I took my hiatus on the road yesterday -- which happens once in a while -- and ended up at the pool. It was around 10 bucks for me to get in, which is money well spent when you consider the place is like the swimsuit edition of Sports Illustrated come to life.
The rippling midriff, the muscles flexing, a well-stretched bikini, the frolicking -- it's all worth seeing -- and that's just Grandma getting out of the car. Once you get to the pool you notice certain things, one, that there's a lot of people in their 30s and downward who don't have wrinkles like the rest of us ... yet.
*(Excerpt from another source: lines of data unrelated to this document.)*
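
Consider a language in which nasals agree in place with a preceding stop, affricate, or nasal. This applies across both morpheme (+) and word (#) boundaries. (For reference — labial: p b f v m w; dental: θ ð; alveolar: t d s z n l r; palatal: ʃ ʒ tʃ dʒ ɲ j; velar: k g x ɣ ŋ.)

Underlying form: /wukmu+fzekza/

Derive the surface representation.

/m/ after /k/ (velar) → [ŋ]

[wukŋu+fzekza]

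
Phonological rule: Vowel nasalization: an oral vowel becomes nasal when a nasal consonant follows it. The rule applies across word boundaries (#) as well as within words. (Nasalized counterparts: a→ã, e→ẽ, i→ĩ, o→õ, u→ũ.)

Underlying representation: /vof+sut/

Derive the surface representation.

[vof+sut]

no segment meets the rule's conditions; no change.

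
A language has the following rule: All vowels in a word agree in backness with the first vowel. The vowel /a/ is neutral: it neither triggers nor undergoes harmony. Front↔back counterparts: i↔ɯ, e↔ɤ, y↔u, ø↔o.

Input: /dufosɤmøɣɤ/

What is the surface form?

/ø/ harmonizes with /u/ ([+back]) → [o]

[dufosɤmoɣɤ]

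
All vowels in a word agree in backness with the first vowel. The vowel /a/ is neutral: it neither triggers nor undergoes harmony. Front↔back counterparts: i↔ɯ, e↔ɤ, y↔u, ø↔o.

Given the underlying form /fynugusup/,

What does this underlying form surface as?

/u/ harmonizes with /y/ ([-back]) → [y]
/u/ harmonizes with /y/ ([-back]) → [y]
/u/ harmonizes with /y/ ([-back]) → [y]

[fynygysyp]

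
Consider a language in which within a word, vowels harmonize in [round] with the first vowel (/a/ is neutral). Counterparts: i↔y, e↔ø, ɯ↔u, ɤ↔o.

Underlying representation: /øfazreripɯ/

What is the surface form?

/e/ harmonizes with /ø/ ([+round]) → [ø]
/i/ harmonizes with /ø/ ([+round]) → [y]
/ɯ/ harmonizes with /ø/ ([+round]) → [u]

[øfazrørypu]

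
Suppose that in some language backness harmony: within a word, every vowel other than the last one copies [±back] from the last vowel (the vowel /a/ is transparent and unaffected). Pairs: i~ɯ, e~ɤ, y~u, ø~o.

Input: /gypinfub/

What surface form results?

[gupɯnfub]

/y/ harmonizes with /u/ ([+back]) → [u]
/i/ harmonizes with /u/ ([+back]) → [ɯ]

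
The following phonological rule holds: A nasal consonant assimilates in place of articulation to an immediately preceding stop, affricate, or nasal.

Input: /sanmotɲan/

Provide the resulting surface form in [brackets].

[sannotnan]

/m/ after /n/ (alveolar) → [n]
/ɲ/ after /t/ (alveolar) → [n]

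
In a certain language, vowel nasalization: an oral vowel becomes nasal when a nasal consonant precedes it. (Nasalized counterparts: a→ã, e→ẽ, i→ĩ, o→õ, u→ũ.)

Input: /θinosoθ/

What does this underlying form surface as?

/o/ after nasal /n/ → [õ]

[θinõsoθ]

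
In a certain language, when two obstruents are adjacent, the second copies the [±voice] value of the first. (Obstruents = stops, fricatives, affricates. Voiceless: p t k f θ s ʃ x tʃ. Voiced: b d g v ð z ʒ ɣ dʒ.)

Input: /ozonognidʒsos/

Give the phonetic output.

[ozonognidʒzos]

/s/ after /dʒ/ (voiced) → [z]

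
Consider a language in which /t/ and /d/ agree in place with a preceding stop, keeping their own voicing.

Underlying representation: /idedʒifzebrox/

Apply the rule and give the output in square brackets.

no segment meets the rule's conditions; no change.

[idedʒifzebrox]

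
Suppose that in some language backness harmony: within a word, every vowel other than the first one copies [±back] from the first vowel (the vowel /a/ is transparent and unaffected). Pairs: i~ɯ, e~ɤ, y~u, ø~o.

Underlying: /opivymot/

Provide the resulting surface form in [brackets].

[opɯvumot]

/i/ harmonizes with /o/ ([+back]) → [ɯ]
/y/ harmonizes with /o/ ([+back]) → [u]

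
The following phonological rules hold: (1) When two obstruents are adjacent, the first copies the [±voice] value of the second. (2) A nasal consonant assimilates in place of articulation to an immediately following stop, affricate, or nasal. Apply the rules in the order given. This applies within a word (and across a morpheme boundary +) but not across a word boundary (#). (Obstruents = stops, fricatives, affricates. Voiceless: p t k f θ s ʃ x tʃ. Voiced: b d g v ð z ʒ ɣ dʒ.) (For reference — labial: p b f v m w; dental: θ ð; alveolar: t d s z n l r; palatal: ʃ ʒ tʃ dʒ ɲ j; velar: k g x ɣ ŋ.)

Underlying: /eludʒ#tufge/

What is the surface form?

[eludʒ#tuvge]

Rule 1: /f/ before /g/ (voiced) → [v]
After rule 1: eludʒ#tuvge
Rule 2: no segment meets the rule's conditions; no change.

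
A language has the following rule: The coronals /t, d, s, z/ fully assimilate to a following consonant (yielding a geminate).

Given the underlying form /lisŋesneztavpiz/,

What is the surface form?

[liŋŋennettavpiz]

/s/ before /ŋ/ → [ŋ] (total assimilation)
/s/ before /n/ → [n] (total assimilation)
/z/ before /t/ → [t] (total assimilation)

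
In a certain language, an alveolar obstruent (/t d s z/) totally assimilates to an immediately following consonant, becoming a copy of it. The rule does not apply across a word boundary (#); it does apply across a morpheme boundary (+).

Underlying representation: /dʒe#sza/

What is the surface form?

/s/ before /z/ → [z] (total assimilation)

[dʒe#zza]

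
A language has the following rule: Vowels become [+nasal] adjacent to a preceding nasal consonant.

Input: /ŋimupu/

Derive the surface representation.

[ŋĩmũpu]

/i/ after nasal /ŋ/ → [ĩ]
/u/ after nasal /m/ → [ũ]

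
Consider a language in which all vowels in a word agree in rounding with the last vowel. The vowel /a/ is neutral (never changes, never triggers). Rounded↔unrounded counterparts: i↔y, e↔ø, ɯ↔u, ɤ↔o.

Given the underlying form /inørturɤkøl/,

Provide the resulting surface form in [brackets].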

There were a few tubolas to be seen, of course, and I'm in that category, mildly speaking. I can still pull it in if I have to, and it's not that painful to do. I start holding my breath when we get the wristbands and I don't let it out till the car's out of the parking lot. But I'm always struck by how many people there are in good shape, because I keep reading stories about the prevalence of obesity. Which can only mean most of them aren't at the pool. Or all those guys are holding their breath.
And another thing I notice: No one wears rubber swimming caps anymore, just in swimming competitions. And no one wears those old nose plugs we used to get all the time. Maybe we figured out how easy it is to just reach up and pinch your nostrils together for the three seconds you need them plugged.
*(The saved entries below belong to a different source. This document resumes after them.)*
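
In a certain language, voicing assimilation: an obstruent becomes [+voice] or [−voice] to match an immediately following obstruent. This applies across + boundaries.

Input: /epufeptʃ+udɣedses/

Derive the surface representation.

/d/ before /s/ (voiceless) → [t]

[epufeptʃ+udɣetses]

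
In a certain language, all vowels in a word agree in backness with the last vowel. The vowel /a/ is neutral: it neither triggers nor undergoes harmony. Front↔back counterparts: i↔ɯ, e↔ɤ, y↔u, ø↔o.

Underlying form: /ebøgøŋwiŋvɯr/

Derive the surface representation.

[ɤbogoŋwɯŋvɯr]

/e/ harmonizes with /ɯ/ ([+back]) → [ɤ]
/ø/ harmonizes with /ɯ/ ([+back]) → [o]
/ø/ harmonizes with /ɯ/ ([+back]) → [o]
/i/ harmonizes with /ɯ/ ([+back]) → [ɯ]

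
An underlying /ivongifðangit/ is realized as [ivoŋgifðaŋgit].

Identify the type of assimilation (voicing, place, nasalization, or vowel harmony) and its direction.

/n/→[ŋ] /n/→[ŋ].
Each target copies a feature from the following segment, so the direction is regressive.

place assimilation, regressive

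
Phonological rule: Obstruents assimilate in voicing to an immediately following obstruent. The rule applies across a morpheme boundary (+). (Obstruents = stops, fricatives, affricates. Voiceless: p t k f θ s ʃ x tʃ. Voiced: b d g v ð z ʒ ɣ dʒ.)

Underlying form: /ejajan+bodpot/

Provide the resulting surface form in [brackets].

[ejajan+botpot]

/d/ before /p/ (voiceless) → [t]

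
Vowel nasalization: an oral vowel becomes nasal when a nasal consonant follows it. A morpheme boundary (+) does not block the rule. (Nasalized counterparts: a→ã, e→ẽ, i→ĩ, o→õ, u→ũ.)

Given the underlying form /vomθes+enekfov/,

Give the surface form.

[võmθes+ẽnekfov]

/o/ before nasal /m/ → [õ]
/e/ before nasal /n/ → [ẽ]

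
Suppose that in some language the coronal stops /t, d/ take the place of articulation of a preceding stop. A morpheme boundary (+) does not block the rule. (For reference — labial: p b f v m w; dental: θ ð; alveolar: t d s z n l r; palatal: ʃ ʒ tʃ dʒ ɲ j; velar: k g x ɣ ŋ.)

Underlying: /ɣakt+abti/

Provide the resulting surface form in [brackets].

/t/ after /k/ (velar) → [k]
/t/ after /b/ (labial) → [p]

[ɣakk+abpi]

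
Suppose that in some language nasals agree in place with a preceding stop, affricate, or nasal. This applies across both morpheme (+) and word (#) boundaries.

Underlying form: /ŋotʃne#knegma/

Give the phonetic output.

/n/ after /tʃ/ (palatal) → [ɲ]
/n/ after /k/ (velar) → [ŋ]
/m/ after /g/ (velar) → [ŋ]

[ŋotʃɲe#kŋegŋa]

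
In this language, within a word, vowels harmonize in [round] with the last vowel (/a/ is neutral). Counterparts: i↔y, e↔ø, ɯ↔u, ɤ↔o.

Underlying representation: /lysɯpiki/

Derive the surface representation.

/y/ harmonizes with /i/ ([-round]) → [i]

[lisɯpiki]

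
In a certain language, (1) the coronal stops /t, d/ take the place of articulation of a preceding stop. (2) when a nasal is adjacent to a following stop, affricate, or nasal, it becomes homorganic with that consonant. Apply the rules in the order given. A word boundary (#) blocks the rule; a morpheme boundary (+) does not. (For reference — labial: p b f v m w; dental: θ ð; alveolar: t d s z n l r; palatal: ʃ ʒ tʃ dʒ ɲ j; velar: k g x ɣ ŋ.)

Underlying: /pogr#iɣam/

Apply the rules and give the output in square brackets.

[pogr#iɣam]

Rule 1: no segment meets the rule's conditions; no change.
After rule 1: pogr#iɣam
Rule 2: no segment meets the rule's conditions; no change.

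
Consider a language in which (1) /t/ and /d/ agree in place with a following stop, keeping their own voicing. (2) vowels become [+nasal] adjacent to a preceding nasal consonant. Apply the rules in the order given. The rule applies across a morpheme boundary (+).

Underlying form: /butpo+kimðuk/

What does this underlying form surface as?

Rule 1: /t/ before /p/ (labial) → [p]
After rule 1: buppo+kimðuk
Rule 2: no segment meets the rule's conditions; no change.

[buppo+kimðuk]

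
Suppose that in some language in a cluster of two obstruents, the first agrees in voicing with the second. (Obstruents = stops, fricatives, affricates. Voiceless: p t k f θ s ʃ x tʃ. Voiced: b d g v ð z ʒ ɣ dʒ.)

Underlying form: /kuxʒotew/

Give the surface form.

/x/ before /ʒ/ (voiced) → [ɣ]

[kuɣʒotew]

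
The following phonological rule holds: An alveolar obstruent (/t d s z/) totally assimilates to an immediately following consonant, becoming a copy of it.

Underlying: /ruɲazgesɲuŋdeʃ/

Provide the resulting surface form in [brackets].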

Anyway, you see a lot of beauty prancing around at the pool, but, really, after a while I don't even notice. Because what's the use? They're all going to wrinkle up, get cancer from the sun and die anyway. Eventually. Why should I go around ogling a future corpse? In my mind everyone's being sized up for a casket, which is a major turnoff. Including myself, although I'm certain my mind/spirit will live on and continue somewhere on its merry way, with a complete aversion to everything in the spirit world and an undying hope for something even better.
Back to the pool. Get rid of the beauty angle for a minute. The ones I like to watch jump off the diving board are the little kids. Their parents are over on the side of the pool, maybe with a camera, trying to coax them off the board. They're trying to give the kid complete assurance they'll be OK. The kid has floaters on each wrist, and maybe a big poofed out vest. They're tiny anyway and would float on the surface like a feather, but you can't be too safe! You've got lifeguards all over the place too. But there they are, all poofed out, inching toward the end of the board... Then in they go! And they barely make a splash. The water rouses from its slumber and moves simply from a sense of duty. And certainly they don't go under. Then the parents quickly beseech them to dry safety.
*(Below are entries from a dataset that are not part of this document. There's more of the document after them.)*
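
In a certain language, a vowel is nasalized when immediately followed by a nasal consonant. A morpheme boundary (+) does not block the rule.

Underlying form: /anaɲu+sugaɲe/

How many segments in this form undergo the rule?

/a/ before nasal /n/ → [ã]
/a/ before nasal /ɲ/ → [ã]
/a/ before nasal /ɲ/ → [ã]
3 segments change.

3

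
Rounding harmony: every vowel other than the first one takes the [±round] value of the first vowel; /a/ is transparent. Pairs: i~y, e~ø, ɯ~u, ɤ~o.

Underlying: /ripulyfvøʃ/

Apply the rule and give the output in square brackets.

[ripɯlifveʃ]

/u/ harmonizes with /i/ ([-round]) → [ɯ]
/y/ harmonizes with /i/ ([-round]) → [i]
/ø/ harmonizes with /i/ ([-round]) → [e]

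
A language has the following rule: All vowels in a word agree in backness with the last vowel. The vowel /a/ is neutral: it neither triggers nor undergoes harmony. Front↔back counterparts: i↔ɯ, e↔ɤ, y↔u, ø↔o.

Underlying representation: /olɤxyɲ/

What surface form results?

/o/ harmonizes with /y/ ([-back]) → [ø]
/ɤ/ harmonizes with /y/ ([-back]) → [e]

[ølexyɲ]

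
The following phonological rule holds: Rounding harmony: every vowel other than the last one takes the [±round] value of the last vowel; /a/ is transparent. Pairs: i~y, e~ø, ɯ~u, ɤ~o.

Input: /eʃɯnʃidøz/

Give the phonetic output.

/e/ harmonizes with /ø/ ([+round]) → [ø]
/ɯ/ harmonizes with /ø/ ([+round]) → [u]
/i/ harmonizes with /ø/ ([+round]) → [y]

[øʃunʃydøz]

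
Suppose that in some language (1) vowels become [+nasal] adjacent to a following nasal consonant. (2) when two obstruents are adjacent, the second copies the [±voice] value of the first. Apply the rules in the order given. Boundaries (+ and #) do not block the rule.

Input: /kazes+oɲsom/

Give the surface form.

[kazes+õɲsõm]

Rule 1: /o/ before nasal /ɲ/ → [õ]
Rule 1: /o/ before nasal /m/ → [õ]
After rule 1: kazes+õɲsõm
Rule 2: no segment meets the rule's conditions; no change.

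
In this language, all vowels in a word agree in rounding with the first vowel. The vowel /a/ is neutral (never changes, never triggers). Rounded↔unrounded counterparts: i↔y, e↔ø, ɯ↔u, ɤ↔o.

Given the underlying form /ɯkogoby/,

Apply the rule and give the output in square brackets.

/o/ harmonizes with /ɯ/ ([-round]) → [ɤ]
/o/ harmonizes with /ɯ/ ([-round]) → [ɤ]
/y/ harmonizes with /ɯ/ ([-round]) → [i]

[ɯkɤgɤbi]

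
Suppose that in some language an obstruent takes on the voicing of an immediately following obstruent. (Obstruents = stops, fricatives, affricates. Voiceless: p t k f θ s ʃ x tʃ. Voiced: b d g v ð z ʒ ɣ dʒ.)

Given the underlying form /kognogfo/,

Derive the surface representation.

[kognokfo]

/g/ before /f/ (voiceless) → [k]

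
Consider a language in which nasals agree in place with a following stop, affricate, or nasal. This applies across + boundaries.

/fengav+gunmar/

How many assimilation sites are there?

/n/ before /g/ (velar) → [ŋ]
/n/ before /m/ (labial) → [m]
2 segments change.

2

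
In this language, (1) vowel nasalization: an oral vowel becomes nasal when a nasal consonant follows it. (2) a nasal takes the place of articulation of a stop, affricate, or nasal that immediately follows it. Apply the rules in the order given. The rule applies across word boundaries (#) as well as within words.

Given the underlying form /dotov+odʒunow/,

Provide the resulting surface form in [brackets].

Rule 1: /u/ before nasal /n/ → [ũ]
After rule 1: dotov+odʒũnow
Rule 2: no segment meets the rule's conditions; no change.

[dotov+odʒũnow]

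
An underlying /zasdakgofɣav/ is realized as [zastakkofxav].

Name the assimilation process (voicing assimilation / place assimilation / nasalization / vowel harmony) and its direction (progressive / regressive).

voicing assimilation, progressive

/d/→[t] /g/→[k] /ɣ/→[x].
Each target copies a feature from the preceding segment, so the direction is progressive.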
There are some little kids whose parents aren't hovering over them. Maybe they should be, because some of these kids have a nasty style on the diving board. They're up there hemhawing around, taking forever to jump. They're tempted to climb back down. Then when they finally decide to jump, it looks like they're staying so close to the diving board that they might hit their head on it on the way down. I haven't seen any problems so far, but even the lifeguards look concerned, like maybe they'll have to jump in the cold water and earn their keep in a minute.
Speaking of lifeguards, these are the ones who are going to get sun damage and die young from cancer. They may look young and vital now, but just wait till they're in a nursing home at the age of 30, going, "I used to be pretty." They have some killer tans, and I mean that in more ways than one. I wouldn't take the job of lifeguard if they threw in a free casket. An urn would be more appropriate, since they're literally burning up out there. I know we need lifeguards. But this is not a job for the young. Hire senior citizens. A lifeguard's only needed about once a season anyway. We're killing our youth for those long odds? And someday their children will be burying them, asking, "Why does Mommy have leather for skin?"
I can't solve the problems of the world. So I just pull the towel up. Maybe you saw me at the pool. I was over in the shadiest part of the complex, covered in a towel, a big pith helmet on my head, and holding my breath. I'm on hiatus and don't want to die during it.